Jews in France and beyond immediately reacted.
It was “my favorite phrase from the entire debate,” tweeted Anne Rozenberg, the head of community management at the David Susskind Jewish Community Center of Brussels, Belgium. “No one told me that Macron is Ashkenazi!”
Noémie Issan-Benchimol, a Jewish studies scholar, wondered on Twitter whether someone had “inserted an oy oy oy from one of the songs of MBD,” a reference to the famed Hasidic singer Mordechai Ben David.
Qqn insère de oyoyoy dans une chanson de MBD? https://t.co/SMsC79TfkV— Noémie Issan (@noemie_issan) April 21, 2022
Their surprise is easily understood, according to Charles Yisroel Goldszlagier, a Yiddish teacher living in Paris.

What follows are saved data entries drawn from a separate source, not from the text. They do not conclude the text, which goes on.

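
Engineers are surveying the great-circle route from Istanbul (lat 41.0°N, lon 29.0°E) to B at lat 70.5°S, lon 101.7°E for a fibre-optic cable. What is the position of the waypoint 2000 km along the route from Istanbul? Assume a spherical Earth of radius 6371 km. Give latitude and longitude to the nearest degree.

Convert each endpoint to a unit vector on the sphere (x = cos φ cos λ, y = cos φ sin λ, z = sin φ).
The central angle between the endpoints is δ = arccos(p₁·p₂) ≈ 2.145 rad (122.9°). The total great-circle distance is δ·R ≈ 2.145 × 6371 ≈ 13668 km, so the target fraction is f = 2000/13668 ≈ 0.146.
Interpolate at f ≈ 0.146 with slerp weights a = sin((1−f)δ)/sin δ ≈ 1.151, b = sin(fδ)/sin δ ≈ 0.368.
p = a·p₁ + b·p₂ ≈ (0.735, 0.541, 0.408); φ = arcsin(p_z) ≈ 24.10°, λ = atan2(p_y, p_x) ≈ 36.38°.

≈ lat 24°N, lon 36°E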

While the Yiddishism “oy vey” is popular in English, neither it nor “oy oy oy” are heard frequently in French, Goldszlagier told the Jewish Telegraphic Agency.
The word “oye” appears to be more common, at least in eastern France, according to the Lexique Messin, a dictionary of the local dialect. This could be due to influence by Ashkenazi Jews from nearby Germany or an evolution of an old salutation in ancient French.
But in practice, the interjection “oye oye oye” is “not used in French at all,” Goldszlagier told JTA, and much less at a presidential debate.
A possible explanation, Goldszlagier said, is that Macron actually said “aïe, aïe, aïe,” which is a common interjection in French, expressing frustration. And that phrase is “as French as ‘oh la la,’” the Paris-based Rabbi Delphine Horvilleur told JTA.
But Macron, a measured and meticulous orator, does seem to have said “oy” instead of “aïe,” as multiple native speakers of French have noted.
If he indeed did, that could be because of his heavily-Jewish milieu.
Macron’s secretary-general, Alexis Kohler, speaks Hebrew. His industry and finance advisor – who likely worked with the president on preparing for the economic part of the debate – is named Alexis Zajdenweber and has Ashkenazi roots.
Macron is the undisputed favorite of French Jews in the upcoming elections. Many of them fear a Le Pen victory would lead to bans on the production of kosher and halal meat and the banning of wearing the kippah and head covers, among other effects of Le Pen’s declared policy of limiting the presence of Islam in French society.